MPs have expressed disappointment that the government has not gone further on reforming the process for compensating bereaved cohabitees.
The Ministry of Justice acted earlier this year to make bereavement damages available to claimants who cohabited with the deceased person for at least two years before their death.
The commons Human Rights Committee welcomed the changes made but said ministers could go much further to make the system fairer, with several caveats still in place that could deny bereaved people compensation.
Members of the committee also called for a wider look at how the damages are calculated, suggesting that the Scottish model of assessing damages on a case-by-case basis was fairer than the fixed lump sum model in England and Wales.

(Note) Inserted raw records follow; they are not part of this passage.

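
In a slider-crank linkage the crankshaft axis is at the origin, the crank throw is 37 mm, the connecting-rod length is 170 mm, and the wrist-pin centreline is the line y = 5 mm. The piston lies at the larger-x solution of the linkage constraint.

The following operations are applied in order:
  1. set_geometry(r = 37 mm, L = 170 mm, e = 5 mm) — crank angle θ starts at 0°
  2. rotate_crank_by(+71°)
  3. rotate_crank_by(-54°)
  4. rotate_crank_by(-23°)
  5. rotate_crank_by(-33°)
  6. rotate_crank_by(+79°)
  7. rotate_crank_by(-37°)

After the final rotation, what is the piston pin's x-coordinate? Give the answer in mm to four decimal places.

set_geometry: r = 37 mm, L = 170 mm, e = 5 mm; θ ← 0°
rotate_crank_by(+71°): θ ← 0° +71° = 71°
rotate_crank_by(-54°): θ ← 71° -54° = 17°
rotate_crank_by(-23°): θ ← 17° -23° = -6°
rotate_crank_by(-33°): θ ← -6° -33° = -39°
rotate_crank_by(+79°): θ ← -39° +79° = 40°
rotate_crank_by(-37°): θ ← 40° -37° = 3°
crank pin P = (r cos θ, r sin θ) = (36.949293, 1.936430)
h = r sin θ − e = 1.936430 − 5 = -3.063570
x = r cos θ + √(L² − h²) = 36.949293 + √(28900.0 − 9.3855) = 36.949293 + 169.972393 = 206.921686

206.9217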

The committee, chaired by Labour's Harriet Harman, began its inquiry after a Court of Appeal ruling from 2017 holding that the Draft Fatal Accidents Act 1976 was incompatible with human rights legislation. This was because it denied damages to cohabiting partners. The court considered that, as parliament treated cohabitees as being in a stable and long-term relationship, there was no justification for treating them any differently.
Though the committee was pleased that this year’s order remedied one element, it said further examples of discrimination remain. In particular, concern was expressed at the two-year qualifying time and references to children as illegitimate where they are born outside of wedlock or civil partnership.
Personal injury lawyers have campaigned against such discrimination and also at the current £15,120 for claimants in England and Wales, compared with Scotland where damages have been set as high as £140,000 in one case. The MoJ has agreed to raise the fixed tariff in line with inflation but insists that bereavement damages are only intended as a token payment to a limited group.
The Human Rights Committee reiterated its call for the government to look more broadly at the bereavement damages scheme and consult on reform. It should ensure the scheme is fully compliant with human rights law and ‘reflects the reality of modern family life’.